Nel 2016 papa Francesco promulgò la Costituzione apostolica Vultum Dei quaerere, specificamente sulla vita contemplativa femminile. A questa seguì, nel 2018, l’Istruzione applicativa Cor orans. 62 pagine la prima, 108 la seconda e, come dice il Salmo, tutte fatica e dolori.

Da allora sono scorsi fiumi d’inchiostro, ma soprattutto di lacrime, conseguenti l’applicazione dei desiderata, o meglio diktat, pontifici in essi contenuti.

Lacrime di claustrali, di donne che hanno scelto di lasciare il mondo e ritirarsi nel silenzio e nella preghiera per lodare Dio, intercedere per tutti e riparare le colpe proprie e altrui. La punta di diamante della Chiesa, da sempre. Donne che hanno innestato la propria vita nel tronco millenario del monachesimo occidentale, in quella tradizione orante che ieri come oggi irriga la Chiesa.

Rimandiamo la disanima di questi documenti a testi qualificati, come l’agile Claustrofobia [qui] di Aldo Maria Valli. Mi limito alle riflessioni di un cristiano qualunque.

Vultum Dei quaerere e Cor orans, il suo braccio armato, sono un pesante attacco alla vita claustrale femminile. Anzitutto mi domando: perché quella femminile? Quella maschile è forse ininfluente o fa meno (o più) paura?

Non che la vita contemplativa femminile sia arrivata al 2016 in perfetta salute, ma questi documenti, con la loro smania di aggiornamento, condivisione, comunicazione, sono realmente il colpo di grazia.

Centro della questione, spina irritativa (assai irritativa!), alla radice di questi provvedimenti dai toni impositivi, è l’autonomia dei monasteri. Autonomia antica e radicata, che costituisce l’ossatura stessa del monachesimo, specie benedettino, insieme alla stabilitas.

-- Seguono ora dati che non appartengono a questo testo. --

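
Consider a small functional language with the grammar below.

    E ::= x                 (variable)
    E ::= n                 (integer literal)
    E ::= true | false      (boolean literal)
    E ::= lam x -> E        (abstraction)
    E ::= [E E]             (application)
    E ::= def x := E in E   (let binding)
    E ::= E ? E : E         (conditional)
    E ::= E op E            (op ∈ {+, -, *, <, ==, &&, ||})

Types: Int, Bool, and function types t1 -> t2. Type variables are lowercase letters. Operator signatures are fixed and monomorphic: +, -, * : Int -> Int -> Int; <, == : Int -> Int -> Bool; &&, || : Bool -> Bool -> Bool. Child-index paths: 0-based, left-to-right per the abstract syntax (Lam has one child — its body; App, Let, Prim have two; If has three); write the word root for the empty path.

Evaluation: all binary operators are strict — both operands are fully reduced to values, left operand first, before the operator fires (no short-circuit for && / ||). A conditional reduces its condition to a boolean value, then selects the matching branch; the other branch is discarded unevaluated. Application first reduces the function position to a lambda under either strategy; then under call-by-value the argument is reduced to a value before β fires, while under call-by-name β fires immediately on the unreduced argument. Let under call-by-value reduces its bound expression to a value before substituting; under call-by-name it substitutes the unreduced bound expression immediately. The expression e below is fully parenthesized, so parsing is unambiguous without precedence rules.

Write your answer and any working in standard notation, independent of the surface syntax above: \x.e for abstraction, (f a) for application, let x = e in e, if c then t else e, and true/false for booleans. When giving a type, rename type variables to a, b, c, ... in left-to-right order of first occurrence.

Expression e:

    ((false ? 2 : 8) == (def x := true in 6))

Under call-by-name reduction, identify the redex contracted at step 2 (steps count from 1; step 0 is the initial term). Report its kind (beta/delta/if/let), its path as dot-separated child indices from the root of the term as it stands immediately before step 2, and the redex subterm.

Derivation:
step 0: ((if false then 2 else 8) == (let x = true in 6))
step 1: [if@0] (8 == (let x = true in 6))
step 2: [let@1] (8 == 6)

Answer: let at 1 : (let x = true in 6)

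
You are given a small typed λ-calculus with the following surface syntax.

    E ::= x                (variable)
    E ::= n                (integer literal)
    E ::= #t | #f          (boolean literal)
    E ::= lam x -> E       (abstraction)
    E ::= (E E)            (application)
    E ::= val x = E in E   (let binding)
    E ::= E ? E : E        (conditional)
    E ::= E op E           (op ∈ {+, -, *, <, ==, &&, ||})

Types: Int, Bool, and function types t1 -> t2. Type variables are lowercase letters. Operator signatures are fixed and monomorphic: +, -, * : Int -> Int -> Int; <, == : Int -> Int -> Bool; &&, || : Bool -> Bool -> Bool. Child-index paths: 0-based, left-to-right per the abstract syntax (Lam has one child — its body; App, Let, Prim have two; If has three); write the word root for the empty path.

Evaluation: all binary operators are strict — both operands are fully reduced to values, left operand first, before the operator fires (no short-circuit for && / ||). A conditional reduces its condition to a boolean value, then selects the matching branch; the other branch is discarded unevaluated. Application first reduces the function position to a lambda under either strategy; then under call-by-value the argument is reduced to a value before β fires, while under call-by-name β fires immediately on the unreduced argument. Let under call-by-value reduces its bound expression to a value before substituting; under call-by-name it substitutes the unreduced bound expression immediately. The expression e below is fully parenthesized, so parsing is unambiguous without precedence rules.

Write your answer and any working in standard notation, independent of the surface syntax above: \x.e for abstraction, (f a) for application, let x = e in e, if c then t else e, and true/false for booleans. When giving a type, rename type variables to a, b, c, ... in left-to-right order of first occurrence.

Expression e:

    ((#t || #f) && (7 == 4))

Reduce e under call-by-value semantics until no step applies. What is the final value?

Answer: false

Trace:
step 0: ((true || false) && (7 == 4))
step 1: [delta@0] (true && (7 == 4))
step 2: [delta@1] (true && false)
step 3: [delta@root] false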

Autonomia e stabilitas sono, per così dire, un combinato disposto che in effetti può dare notevoli grattacapi a chi volesse uniformare e appiattire la vita monastica, rendendola un’esperienza ecclesiale qualunque.

Autonomia e stabilitas, infatti, favoriscono la crescita di rapporti profondissimi con Dio e con le sorelle, l’instaurarsi di una maternità o paternità spirituale che fa paura al mondo liquido di oggi.

I monasteri sono la casa sulla roccia, governata dall’abate (o abbadessa) che, come dice san Benedetto nella Regola, tiene il posto di Cristo, buon Pastore. Non è un caso che abati e abbadesse abbiano diritto all’uso della croce pettorale e del pastorale.

Mi sia qui consentita una filiale e devota domanda: Madri, dov’è finito il vostro pastorale? Esso serve per governare il gregge e per difenderlo dall’attacco dei lupi, specie se travestiti da agnelli. Lucidatelo e tiratelo fuori, spiegate al mondo e a tutti a cosa serva il ricciolo che lo sovrasta… e difendete anche noi che dipendiamo dalle vostre preghiere.

San Benedetto, nel primo capitolo della Regola, De generibus monachorum, definisce i cenobiti, quelli che vivono sotto una regola e un abate, fortissimum genus, stirpe fortissima. Dal VI secolo lo hanno dimostrato in mezzo a ogni difficoltà: ovunque andassero, i monaci davano nuovamente vita a quella che madre Ildegarde Cabitza, badessa di Rosano, ebbe a definire “il tipo ideale della perfetta società cristiana, dove i valori dello spirito hanno la precedenza assoluta su qualunque interesse umano”.

A chi vorrebbe addomesticare tutto questo, togliere il sapore al sale che ha costruito la civiltà cristiana e l’Europa, ci permettiamo di ricordare che è semplicemente un’impresa impossibile perché se taceranno le monache e i monaci grideranno le pietre.

Come lo sappiamo? Perché, come dice madre Cabitza: “Fra le mura di ogni monastero è racchiuso il massimo di felicità che la terra può dare all’uomo, in proporzione dell’intensità dell’amore che opera nelle singole anime e della generosità con la quale si vive la parola di Dio: l’irraggiamento di gioia, di beatitudine che traspare anche al difuori, è la nostra testimonianza più vera”.